タオルを振る京大プロ投手「田中英祐よ、もっと無責任にやれ!」 (2ページ目)

  • 菊地高弘●文 text by Kikuchi Takahiro
  • スポルティーバ●写真 photo by Sportiva

 70歳の名伯楽・小谷コーチは苦悩する田中の現状をそう明かした。

「我々が説明したことを、頭のなかで理解できているんですよ。やっぱり頭はすごくいい。ただ、実際に体を動かすとなると、自分の考えている通りに動いてくれない。頭と体が合っていないんだな」

 田中にいったい何があったのか?

 プロ入りした昨春、田中は一軍キャンプからプロ生活をスタートした。連日、「京大クン」の名前はメディアを通じて流れていたが、開幕を前に田中は二軍降格を通告される。その際、コーチからこんな言葉を掛けられたという。

「一軍は技術を持っている人が、それで勝負するところだから。それだけの技術がお前にはまだなかった。もう一度、下で練習してきてほしい」

 この言葉を胸に刻み、田中は「次に(一軍へ)上がるときは技術、メンタル、いろんなものを持った上で上がらないといけない」と決意する。

 シーズンの滑り出しは順調そのものだった。イースタン・リーグ初登板となった3月29日のDeNA戦で7回を投げ、被安打2、奪三振6で無失点。大ベテランの三浦大輔と投げ合った末に、勝利投手になった。さらに続く4月7日の西武戦も7回無失点で勝利投手に。2試合続けて無失点の快投で、一気に一軍昇格をたぐり寄せた。

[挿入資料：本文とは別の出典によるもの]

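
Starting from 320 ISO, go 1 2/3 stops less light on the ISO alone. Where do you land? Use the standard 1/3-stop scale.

ISO 100

ISO: 320 → 250 → 200 → 160 → 125 → 100 — 1 2/3 stops dropped (darker).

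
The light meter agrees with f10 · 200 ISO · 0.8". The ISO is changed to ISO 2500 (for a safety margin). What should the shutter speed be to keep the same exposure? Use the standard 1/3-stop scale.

ISO: 200 → 250 → 320 → 400 → 500 → 640 → 800 → 1000 → 1250 → 1600 → 2000 → 2500 — 3 2/3 stops raised (brighter).
Need 3 2/3 stops darker from the shutter speed: 0.8 → 0.6 → 0.5 → 0.4 → 0.3 → 1/4 → 1/5 → 1/6 → 1/8 → 1/10 → 1/13 → 1/15.

1/15s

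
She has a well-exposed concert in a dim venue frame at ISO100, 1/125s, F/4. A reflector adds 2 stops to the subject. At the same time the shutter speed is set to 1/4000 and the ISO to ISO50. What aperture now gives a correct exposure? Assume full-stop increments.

Scene light: 2 stops brighter.
Shutter speed: 1/125 → 1/250 → 1/500 → 1/1000 → 1/2000 → 1/4000 — 5 stops shorter (darker).
ISO: 100 → 50 — 1 stop dropped (darker).
Net so far: 4 stops darker. Aperture: f/4 → f/2.8 → f/2 → f/1.4 → f/1.0.

f/1.0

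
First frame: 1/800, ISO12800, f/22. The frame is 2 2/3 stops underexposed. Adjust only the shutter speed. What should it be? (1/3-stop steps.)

1/125s

Underexposed by 2 2/3 stops → need 2 2/3 stops brighter.
Shutter speed: 1/800 → 1/640 → 1/500 → 1/400 → 1/320 → 1/250 → 1/200 → 1/160 → 1/125.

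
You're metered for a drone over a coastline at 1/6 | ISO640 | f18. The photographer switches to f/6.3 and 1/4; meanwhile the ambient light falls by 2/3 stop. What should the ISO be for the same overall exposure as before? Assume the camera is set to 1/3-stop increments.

Scene light: 2/3 stop darker.
Aperture: f/18 → f/16 → f/14 → f/13 → f/11 → f/10 → f/9 → f/8 → f/7.1 → f/6.3 — 3 stops opened up (brighter).
Shutter speed: 1/6 → 1/5 → 1/4 — 2/3 stop longer (brighter).
Net so far: 3 stops brighter. ISO: 640 → 500 → 400 → 320 → 250 → 200 → 160 → 125 → 100 → 80.

ISO 80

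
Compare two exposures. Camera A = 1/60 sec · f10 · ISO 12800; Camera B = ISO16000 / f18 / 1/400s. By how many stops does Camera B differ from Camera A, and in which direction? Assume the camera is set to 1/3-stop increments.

Aperture: f/10 → f/11 → f/13 → f/14 → f/16 → f/18 — 1 2/3 stops smaller aperture (darker).
Shutter speed: 1/60 → 1/80 → 1/100 → 1/125 → 1/160 → 1/200 → 1/250 → 1/320 → 1/400 — 2 2/3 stops faster (darker).
ISO: 12800 → 16000 — 1/3 stop higher (brighter).
Net: −1 2/3 −2 2/3 +1/3 = −4 stops.

4 stops darker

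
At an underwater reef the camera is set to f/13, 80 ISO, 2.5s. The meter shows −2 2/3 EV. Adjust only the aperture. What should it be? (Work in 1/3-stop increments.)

f/5

Underexposed by 2 2/3 stops → need 2 2/3 stops brighter.
Aperture: f/13 → f/11 → f/10 → f/9 → f/8 → f/7.1 → f/6.3 → f/5.6 → f/5.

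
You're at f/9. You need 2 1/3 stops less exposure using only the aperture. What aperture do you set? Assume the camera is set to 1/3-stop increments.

f/20

Aperture: f/9 → f/10 → f/11 → f/13 → f/14 → f/16 → f/18 → f/20 — 2 1/3 stops narrower (darker).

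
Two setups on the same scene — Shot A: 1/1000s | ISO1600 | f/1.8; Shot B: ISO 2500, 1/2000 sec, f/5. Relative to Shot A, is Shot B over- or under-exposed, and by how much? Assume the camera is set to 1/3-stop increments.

Aperture: f/1.8 → f/2 → f/2.2 → f/2.5 → f/2.8 → f/3.2 → f/3.5 → f/4 → f/4.5 → f/5 — 3 stops smaller aperture (darker).
Shutter speed: 1/1000 → 1/1250 → 1/1600 → 1/2000 — 1 stop shorter (darker).
ISO: 1600 → 2000 → 2500 — 2/3 stop higher (brighter).
Net: −3 −1 +2/3 = −3 1/3 stops.

3 1/3 stops darker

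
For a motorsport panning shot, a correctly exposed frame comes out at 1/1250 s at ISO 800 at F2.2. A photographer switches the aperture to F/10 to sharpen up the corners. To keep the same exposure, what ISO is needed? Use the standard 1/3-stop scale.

Aperture: f/2.2 → f/2.5 → f/2.8 → f/3.2 → f/3.5 → f/4 → f/4.5 → f/5 → f/5.6 → f/6.3 → f/7.1 → f/8 → f/9 → f/10 — 4 1/3 stops smaller aperture (darker).
Need 4 1/3 stops brighter from the ISO: 800 → 1000 → 1250 → 1600 → 2000 → 2500 → 3200 → 4000 → 5000 → 6400 → 8000 → 10000 → 12800 → 16000.

ISO 16000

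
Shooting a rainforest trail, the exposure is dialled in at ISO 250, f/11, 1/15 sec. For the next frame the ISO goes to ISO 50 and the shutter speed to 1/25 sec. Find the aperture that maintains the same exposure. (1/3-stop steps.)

ISO: 250 → 200 → 160 → 125 → 100 → 80 → 64 → 50 — 2 1/3 stops dropped (darker).
Shutter speed: 1/15 → 1/20 → 1/25 — 2/3 stop faster (darker).
Net change so far: 3 stops darker. Offset with the aperture: f/11 → f/10 → f/9 → f/8 → f/7.1 → f/6.3 → f/5.6 → f/5 → f/4.5 → f/4.

f/4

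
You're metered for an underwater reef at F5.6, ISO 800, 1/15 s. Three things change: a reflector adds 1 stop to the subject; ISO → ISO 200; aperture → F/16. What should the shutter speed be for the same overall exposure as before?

1 s

Scene light: 1 stop brighter.
ISO: 800 → 400 → 200 — 2 stops lower (darker).
Aperture: f/5.6 → f/8 → f/11 → f/16 — 3 stops smaller aperture (darker).
Net so far: 4 stops darker. Shutter speed: 1/15 → 1/8 → 1/4 → 1/2 → 1.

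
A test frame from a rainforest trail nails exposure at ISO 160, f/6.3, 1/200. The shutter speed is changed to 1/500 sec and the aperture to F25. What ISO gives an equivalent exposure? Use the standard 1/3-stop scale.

Shutter speed: 1/200 → 1/250 → 1/320 → 1/400 → 1/500 — 1 1/3 stops shorter (darker).
Aperture: f/6.3 → f/7.1 → f/8 → f/9 → f/10 → f/11 → f/13 → f/14 → f/16 → f/18 → f/20 → f/22 → f/25 — 4 stops narrower (darker).
Net change so far: 5 1/3 stops darker. Offset with the ISO: 160 → 200 → 250 → 320 → 400 → 500 → 640 → 800 → 1000 → 1250 → 1600 → 2000 → 2500 → 3200 → 4000 → 5000 → 6400.

ISO 6400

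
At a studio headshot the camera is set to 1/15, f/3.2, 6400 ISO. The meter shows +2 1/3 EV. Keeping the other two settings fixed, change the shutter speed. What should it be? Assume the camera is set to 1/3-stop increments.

Overexposed by 2 1/3 stops → need 2 1/3 stops darker.
Shutter speed: 1/15 → 1/20 → 1/25 → 1/30 → 1/40 → 1/50 → 1/60 → 1/80.

1/80s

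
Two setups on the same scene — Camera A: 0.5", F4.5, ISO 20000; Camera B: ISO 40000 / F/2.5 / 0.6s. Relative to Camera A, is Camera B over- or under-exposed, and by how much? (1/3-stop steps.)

3 stops brighter

Aperture: f/4.5 → f/4 → f/3.5 → f/3.2 → f/2.8 → f/2.5 — 1 2/3 stops wider (brighter).
Shutter speed: 0.5 → 0.6 — 1/3 stop slower (brighter).
ISO: 20000 → 25600 → 32000 → 40000 — 1 stop higher (brighter).
Net: +1 2/3 +1/3 +1 = +3 stops.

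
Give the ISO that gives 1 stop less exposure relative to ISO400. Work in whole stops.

ISO 200

ISO: 400 → 200 — 1 stop dropped (darker).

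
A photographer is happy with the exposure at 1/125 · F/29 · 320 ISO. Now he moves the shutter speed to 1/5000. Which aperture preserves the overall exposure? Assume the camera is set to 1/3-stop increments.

Shutter speed: 1/125 → 1/160 → 1/200 → 1/250 → 1/320 → 1/400 → 1/500 → 1/640 → 1/800 → 1/1000 → 1/1250 → 1/1600 → 1/2000 → 1/2500 → 1/3200 → 1/4000 → 1/5000 — 5 1/3 stops shorter (darker).
Need 5 1/3 stops brighter from the aperture: f/29 → f/25 → f/22 → f/20 → f/18 → f/16 → f/14 → f/13 → f/11 → f/10 → f/9 → f/8 → f/7.1 → f/6.3 → f/5.6 → f/5 → f/4.5.

f/4.5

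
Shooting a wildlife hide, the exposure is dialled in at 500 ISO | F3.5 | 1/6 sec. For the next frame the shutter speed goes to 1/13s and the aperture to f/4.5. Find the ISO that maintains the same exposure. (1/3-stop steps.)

Shutter speed: 1/6 → 1/8 → 1/10 → 1/13 — 1 stop shorter (darker).
Aperture: f/3.5 → f/4 → f/4.5 — 2/3 stop stopped down (darker).
Net change so far: 1 2/3 stops darker. Offset with the ISO: 500 → 640 → 800 → 1000 → 1250 → 1600.

ISO 1600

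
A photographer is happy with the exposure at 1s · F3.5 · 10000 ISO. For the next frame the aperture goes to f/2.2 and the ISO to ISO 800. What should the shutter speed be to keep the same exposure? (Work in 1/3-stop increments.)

Aperture: f/3.5 → f/3.2 → f/2.8 → f/2.5 → f/2.2 — 1 1/3 stops wider (brighter).
ISO: 10000 → 8000 → 6400 → 5000 → 4000 → 3200 → 2500 → 2000 → 1600 → 1250 → 1000 → 800 — 3 2/3 stops lower (darker).
Net change so far: 2 1/3 stops darker. Offset with the shutter speed: 1 → 1.3 → 1.6 → 2 → 2.5 → 3.2 → 4 → 5.

5 s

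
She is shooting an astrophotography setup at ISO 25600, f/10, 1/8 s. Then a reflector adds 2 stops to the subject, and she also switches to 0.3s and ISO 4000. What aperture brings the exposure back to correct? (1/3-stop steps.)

f/13

Scene light: 2 stops brighter.
Shutter speed: 1/8 → 1/6 → 1/5 → 1/4 → 0.3 — 1 1/3 stops slower (brighter).
ISO: 25600 → 20000 → 16000 → 12800 → 10000 → 8000 → 6400 → 5000 → 4000 — 2 2/3 stops lower (darker).
Net so far: 2/3 stop brighter. Aperture: f/10 → f/11 → f/13.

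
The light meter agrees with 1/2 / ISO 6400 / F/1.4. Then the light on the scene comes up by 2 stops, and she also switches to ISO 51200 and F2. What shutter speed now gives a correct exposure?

1/30s

Scene light: 2 stops brighter.
ISO: 6400 → 12800 → 25600 → 51200 — 3 stops higher (brighter).
Aperture: f/1.4 → f/2 — 1 stop narrower (darker).
Net so far: 4 stops brighter. Shutter speed: 1/2 → 1/4 → 1/8 → 1/15 → 1/30.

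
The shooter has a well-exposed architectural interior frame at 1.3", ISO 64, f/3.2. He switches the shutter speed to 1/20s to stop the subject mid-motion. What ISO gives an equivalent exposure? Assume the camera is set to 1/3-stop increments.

Shutter speed: 1.3 → 1 → 0.8 → 0.6 → 0.5 → 0.4 → 0.3 → 1/4 → 1/5 → 1/6 → 1/8 → 1/10 → 1/13 → 1/15 → 1/20 — 4 2/3 stops shorter (darker).
Need 4 2/3 stops brighter from the ISO: 64 → 80 → 100 → 125 → 160 → 200 → 250 → 320 → 400 → 500 → 640 → 800 → 1000 → 1250 → 1600.

ISO 1600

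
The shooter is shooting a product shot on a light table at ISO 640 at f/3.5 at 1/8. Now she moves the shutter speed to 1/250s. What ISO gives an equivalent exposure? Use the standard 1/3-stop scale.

ISO 20000

Shutter speed: 1/8 → 1/10 → 1/13 → 1/15 → 1/20 → 1/25 → 1/30 → 1/40 → 1/50 → 1/60 → 1/80 → 1/100 → 1/125 → 1/160 → 1/200 → 1/250 — 5 stops faster (darker).
Need 5 stops brighter from the ISO: 640 → 800 → 1000 → 1250 → 1600 → 2000 → 2500 → 3200 → 4000 → 5000 → 6400 → 8000 → 10000 → 12800 → 16000 → 20000.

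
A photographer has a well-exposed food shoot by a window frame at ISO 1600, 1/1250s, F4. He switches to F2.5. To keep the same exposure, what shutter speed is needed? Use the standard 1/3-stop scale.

1/3200s

Aperture: f/4 → f/3.5 → f/3.2 → f/2.8 → f/2.5 — 1 1/3 stops larger aperture (brighter).
Need 1 1/3 stops darker from the shutter speed: 1/1250 → 1/1600 → 1/2000 → 1/2500 → 1/3200.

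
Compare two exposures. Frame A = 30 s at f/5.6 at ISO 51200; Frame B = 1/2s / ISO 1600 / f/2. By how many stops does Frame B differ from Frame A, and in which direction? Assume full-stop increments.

8 stops darker

Aperture: f/5.6 → f/4 → f/2.8 → f/2 — 3 stops opened up (brighter).
Shutter speed: 30 → 15 → 8 → 4 → 2 → 1 → 1/2 — 6 stops shorter (darker).
ISO: 51200 → 25600 → 12800 → 6400 → 3200 → 1600 — 5 stops lower (darker).
Net: +3 −6 −5 = −8 stops.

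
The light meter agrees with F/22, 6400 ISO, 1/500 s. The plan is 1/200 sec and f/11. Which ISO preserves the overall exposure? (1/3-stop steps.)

ISO 640

Shutter speed: 1/500 → 1/400 → 1/320 → 1/250 → 1/200 — 1 1/3 stops longer (brighter).
Aperture: f/22 → f/20 → f/18 → f/16 → f/14 → f/13 → f/11 — 2 stops larger aperture (brighter).
Net change so far: 3 1/3 stops brighter. Offset with the ISO: 6400 → 5000 → 4000 → 3200 → 2500 → 2000 → 1600 → 1250 → 1000 → 800 → 640.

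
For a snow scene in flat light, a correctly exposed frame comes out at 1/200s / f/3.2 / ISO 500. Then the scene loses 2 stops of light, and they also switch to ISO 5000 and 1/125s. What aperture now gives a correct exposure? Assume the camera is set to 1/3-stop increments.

f/6.3

Scene light: 2 stops darker.
ISO: 500 → 640 → 800 → 1000 → 1250 → 1600 → 2000 → 2500 → 3200 → 4000 → 5000 — 3 1/3 stops higher (brighter).
Shutter speed: 1/200 → 1/160 → 1/125 — 2/3 stop slower (brighter).
Net so far: 2 stops brighter. Aperture: f/3.2 → f/3.5 → f/4 → f/4.5 → f/5 → f/5.6 → f/6.3.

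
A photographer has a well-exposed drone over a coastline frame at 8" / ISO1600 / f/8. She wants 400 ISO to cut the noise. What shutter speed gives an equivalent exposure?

30 s

ISO: 1600 → 800 → 400 — 2 stops dropped (darker).
Need 2 stops brighter from the shutter speed: 8 → 15 → 30.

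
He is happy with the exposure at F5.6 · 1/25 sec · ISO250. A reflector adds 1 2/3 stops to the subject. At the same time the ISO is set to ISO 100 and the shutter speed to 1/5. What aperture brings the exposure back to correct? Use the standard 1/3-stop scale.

f/14

Scene light: 1 2/3 stops brighter.
ISO: 250 → 200 → 160 → 125 → 100 — 1 1/3 stops lower (darker).
Shutter speed: 1/25 → 1/20 → 1/15 → 1/13 → 1/10 → 1/8 → 1/6 → 1/5 — 2 1/3 stops slower (brighter).
Net so far: 2 2/3 stops brighter. Aperture: f/5.6 → f/6.3 → f/7.1 → f/8 → f/9 → f/10 → f/11 → f/13 → f/14.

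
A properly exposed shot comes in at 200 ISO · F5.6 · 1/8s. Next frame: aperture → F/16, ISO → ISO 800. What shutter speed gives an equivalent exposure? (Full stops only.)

1/4s

Aperture: f/5.6 → f/8 → f/11 → f/16 — 3 stops smaller aperture (darker).
ISO: 200 → 400 → 800 — 2 stops higher (brighter).
Net change so far: 1 stop darker. Offset with the shutter speed: 1/8 → 1/4.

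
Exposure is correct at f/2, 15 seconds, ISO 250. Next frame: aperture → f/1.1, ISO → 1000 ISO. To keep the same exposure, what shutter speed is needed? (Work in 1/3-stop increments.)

Aperture: f/2 → f/1.8 → f/1.6 → f/1.4 → f/1.2 → f/1.1 — 1 2/3 stops opened up (brighter).
ISO: 250 → 320 → 400 → 500 → 640 → 800 → 1000 — 2 stops higher (brighter).
Net change so far: 3 2/3 stops brighter. Offset with the shutter speed: 15 → 13 → 10 → 8 → 6 → 5 → 4 → 3.2 → 2.5 → 2 → 1.6 → 1.3.

1.3 s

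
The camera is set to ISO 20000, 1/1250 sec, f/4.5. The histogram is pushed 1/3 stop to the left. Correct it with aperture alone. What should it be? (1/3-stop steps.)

f/4

Underexposed by 1/3 stop → need 1/3 stop brighter.
Aperture: f/4.5 → f/4.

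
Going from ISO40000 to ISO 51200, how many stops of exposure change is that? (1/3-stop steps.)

1/3 stop

40000 → 51200 — count the steps: 1 third-stops = 1/3 stop.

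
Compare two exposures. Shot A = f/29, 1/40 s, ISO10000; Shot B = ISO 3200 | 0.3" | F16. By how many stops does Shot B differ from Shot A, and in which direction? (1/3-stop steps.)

Aperture: f/29 → f/25 → f/22 → f/20 → f/18 → f/16 — 1 2/3 stops opened up (brighter).
Shutter speed: 1/40 → 1/30 → 1/25 → 1/20 → 1/15 → 1/13 → 1/10 → 1/8 → 1/6 → 1/5 → 1/4 → 0.3 — 3 2/3 stops slower (brighter).
ISO: 10000 → 8000 → 6400 → 5000 → 4000 → 3200 — 1 2/3 stops lower (darker).
Net: +1 2/3 +3 2/3 −1 2/3 = +3 2/3 stops.

3 2/3 stops brighter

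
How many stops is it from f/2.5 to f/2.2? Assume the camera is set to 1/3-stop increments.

1/3 stop

f/2.5 → f/2.2 — count the steps: 1 third-stops = 1/3 stop.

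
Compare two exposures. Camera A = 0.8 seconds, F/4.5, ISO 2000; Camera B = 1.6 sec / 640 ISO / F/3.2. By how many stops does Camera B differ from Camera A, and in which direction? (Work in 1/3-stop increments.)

Aperture: f/4.5 → f/4 → f/3.5 → f/3.2 — 1 stop wider (brighter).
Shutter speed: 0.8 → 1 → 1.3 → 1.6 — 1 stop longer (brighter).
ISO: 2000 → 1600 → 1250 → 1000 → 800 → 640 — 1 2/3 stops lower (darker).
Net: +1 +1 −1 2/3 = +1/3 stops.

1/3 stop brighter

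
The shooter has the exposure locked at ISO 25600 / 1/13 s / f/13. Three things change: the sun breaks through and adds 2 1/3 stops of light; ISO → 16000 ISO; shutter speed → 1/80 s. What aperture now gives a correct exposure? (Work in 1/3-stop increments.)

f/9

Scene light: 2 1/3 stops brighter.
ISO: 25600 → 20000 → 16000 — 2/3 stop lower (darker).
Shutter speed: 1/13 → 1/15 → 1/20 → 1/25 → 1/30 → 1/40 → 1/50 → 1/60 → 1/80 — 2 2/3 stops faster (darker).
Net so far: 1 stop darker. Aperture: f/13 → f/11 → f/10 → f/9.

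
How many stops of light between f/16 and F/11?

f/16 → f/11 — count the steps: 1 stop.

1 stop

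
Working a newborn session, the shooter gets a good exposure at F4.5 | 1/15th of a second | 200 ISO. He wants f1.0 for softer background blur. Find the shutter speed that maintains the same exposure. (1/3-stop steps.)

1/320s

Aperture: f/4.5 → f/4 → f/3.5 → f/3.2 → f/2.8 → f/2.5 → f/2.2 → f/2 → f/1.8 → f/1.6 → f/1.4 → f/1.2 → f/1.1 → f/1.0 — 4 1/3 stops larger aperture (brighter).
Need 4 1/3 stops darker from the shutter speed: 1/15 → 1/20 → 1/25 → 1/30 → 1/40 → 1/50 → 1/60 → 1/80 → 1/100 → 1/125 → 1/160 → 1/200 → 1/250 → 1/320.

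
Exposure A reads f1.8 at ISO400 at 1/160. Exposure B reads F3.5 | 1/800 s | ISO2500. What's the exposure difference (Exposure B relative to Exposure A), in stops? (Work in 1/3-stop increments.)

1 2/3 stops darker

Aperture: f/1.8 → f/2 → f/2.2 → f/2.5 → f/2.8 → f/3.2 → f/3.5 — 2 stops narrower (darker).
Shutter speed: 1/160 → 1/200 → 1/250 → 1/320 → 1/400 → 1/500 → 1/640 → 1/800 — 2 1/3 stops shorter (darker).
ISO: 400 → 500 → 640 → 800 → 1000 → 1250 → 1600 → 2000 → 2500 — 2 2/3 stops raised (brighter).
Net: −2 −2 1/3 +2 2/3 = −1 2/3 stops.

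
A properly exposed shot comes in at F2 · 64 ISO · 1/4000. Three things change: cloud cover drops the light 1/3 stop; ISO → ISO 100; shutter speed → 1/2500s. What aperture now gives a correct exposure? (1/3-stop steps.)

Scene light: 1/3 stop darker.
ISO: 64 → 80 → 100 — 2/3 stop higher (brighter).
Shutter speed: 1/4000 → 1/3200 → 1/2500 — 2/3 stop longer (brighter).
Net so far: 1 stop brighter. Aperture: f/2 → f/2.2 → f/2.5 → f/2.8.

f/2.8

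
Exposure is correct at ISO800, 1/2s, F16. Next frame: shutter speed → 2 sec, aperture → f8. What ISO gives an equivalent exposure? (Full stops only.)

Shutter speed: 1/2 → 1 → 2 — 2 stops slower (brighter).
Aperture: f/16 → f/11 → f/8 — 2 stops larger aperture (brighter).
Net change so far: 4 stops brighter. Offset with the ISO: 800 → 400 → 200 → 100 → 50.

ISO 50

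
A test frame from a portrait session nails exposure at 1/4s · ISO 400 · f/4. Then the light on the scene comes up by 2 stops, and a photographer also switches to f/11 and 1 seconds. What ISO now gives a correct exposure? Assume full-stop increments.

ISO 200

Scene light: 2 stops brighter.
Aperture: f/4 → f/5.6 → f/8 → f/11 — 3 stops smaller aperture (darker).
Shutter speed: 1/4 → 1/2 → 1 — 2 stops longer (brighter).
Net so far: 1 stop brighter. ISO: 400 → 200.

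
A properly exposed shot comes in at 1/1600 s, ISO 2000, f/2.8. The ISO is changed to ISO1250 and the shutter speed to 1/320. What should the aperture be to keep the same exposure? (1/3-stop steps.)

f/5

ISO: 2000 → 1600 → 1250 — 2/3 stop dropped (darker).
Shutter speed: 1/1600 → 1/1250 → 1/1000 → 1/800 → 1/640 → 1/500 → 1/400 → 1/320 — 2 1/3 stops longer (brighter).
Net change so far: 1 2/3 stops brighter. Offset with the aperture: f/2.8 → f/3.2 → f/3.5 → f/4 → f/4.5 → f/5.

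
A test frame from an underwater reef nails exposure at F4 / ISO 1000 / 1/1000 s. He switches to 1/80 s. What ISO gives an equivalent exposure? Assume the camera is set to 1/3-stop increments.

ISO 80

Shutter speed: 1/1000 → 1/800 → 1/640 → 1/500 → 1/400 → 1/320 → 1/250 → 1/200 → 1/160 → 1/125 → 1/100 → 1/80 — 3 2/3 stops slower (brighter).
Need 3 2/3 stops darker from the ISO: 1000 → 800 → 640 → 500 → 400 → 320 → 250 → 200 → 160 → 125 → 100 → 80.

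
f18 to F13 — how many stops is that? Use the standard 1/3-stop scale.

f/18 → f/16 → f/14 → f/13 — count the steps: 3 third-stops = 1 stop.

1 stop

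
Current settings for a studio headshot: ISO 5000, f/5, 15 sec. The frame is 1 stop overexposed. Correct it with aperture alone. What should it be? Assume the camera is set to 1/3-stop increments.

f/7.1

Overexposed by 1 stop → need 1 stop darker.
Aperture: f/5 → f/5.6 → f/6.3 → f/7.1.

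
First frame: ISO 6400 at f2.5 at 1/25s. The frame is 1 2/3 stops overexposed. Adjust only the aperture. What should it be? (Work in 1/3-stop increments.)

f/4.5

Overexposed by 1 2/3 stops → need 1 2/3 stops darker.
Aperture: f/2.5 → f/2.8 → f/3.2 → f/3.5 → f/4 → f/4.5.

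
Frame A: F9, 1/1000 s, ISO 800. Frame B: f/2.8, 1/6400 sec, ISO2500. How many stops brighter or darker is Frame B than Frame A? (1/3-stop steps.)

2 1/3 stops brighter

Aperture: f/9 → f/8 → f/7.1 → f/6.3 → f/5.6 → f/5 → f/4.5 → f/4 → f/3.5 → f/3.2 → f/2.8 — 3 1/3 stops opened up (brighter).
Shutter speed: 1/1000 → 1/1250 → 1/1600 → 1/2000 → 1/2500 → 1/3200 → 1/4000 → 1/5000 → 1/6400 — 2 2/3 stops faster (darker).
ISO: 800 → 1000 → 1250 → 1600 → 2000 → 2500 — 1 2/3 stops higher (brighter).
Net: +3 1/3 −2 2/3 +1 2/3 = +2 1/3 stops.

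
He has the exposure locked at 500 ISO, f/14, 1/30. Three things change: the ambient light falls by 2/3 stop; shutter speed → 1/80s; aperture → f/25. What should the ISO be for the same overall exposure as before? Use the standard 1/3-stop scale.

Scene light: 2/3 stop darker.
Shutter speed: 1/30 → 1/40 → 1/50 → 1/60 → 1/80 — 1 1/3 stops shorter (darker).
Aperture: f/14 → f/16 → f/18 → f/20 → f/22 → f/25 — 1 2/3 stops narrower (darker).
Net so far: 3 2/3 stops darker. ISO: 500 → 640 → 800 → 1000 → 1250 → 1600 → 2000 → 2500 → 3200 → 4000 → 5000 → 6400.

ISO 6400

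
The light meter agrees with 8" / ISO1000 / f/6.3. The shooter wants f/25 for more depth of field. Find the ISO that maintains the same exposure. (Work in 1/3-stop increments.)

Aperture: f/6.3 → f/7.1 → f/8 → f/9 → f/10 → f/11 → f/13 → f/14 → f/16 → f/18 → f/20 → f/22 → f/25 — 4 stops smaller aperture (darker).
Need 4 stops brighter from the ISO: 1000 → 1250 → 1600 → 2000 → 2500 → 3200 → 4000 → 5000 → 6400 → 8000 → 10000 → 12800 → 16000.

ISO 16000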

 4月29日には本拠地・QVCマリンフィールドでの西武戦でプロ初先発、初登板を飾る。「人が多くて驚いた」と本人も語るように、3万100人の大観衆に見守られての初登板は制球が定まらず、初回にいきなり4点を失う苦しい展開。3回を投げて被安打6、四球3、失点5という結果で黒星デビューとなった。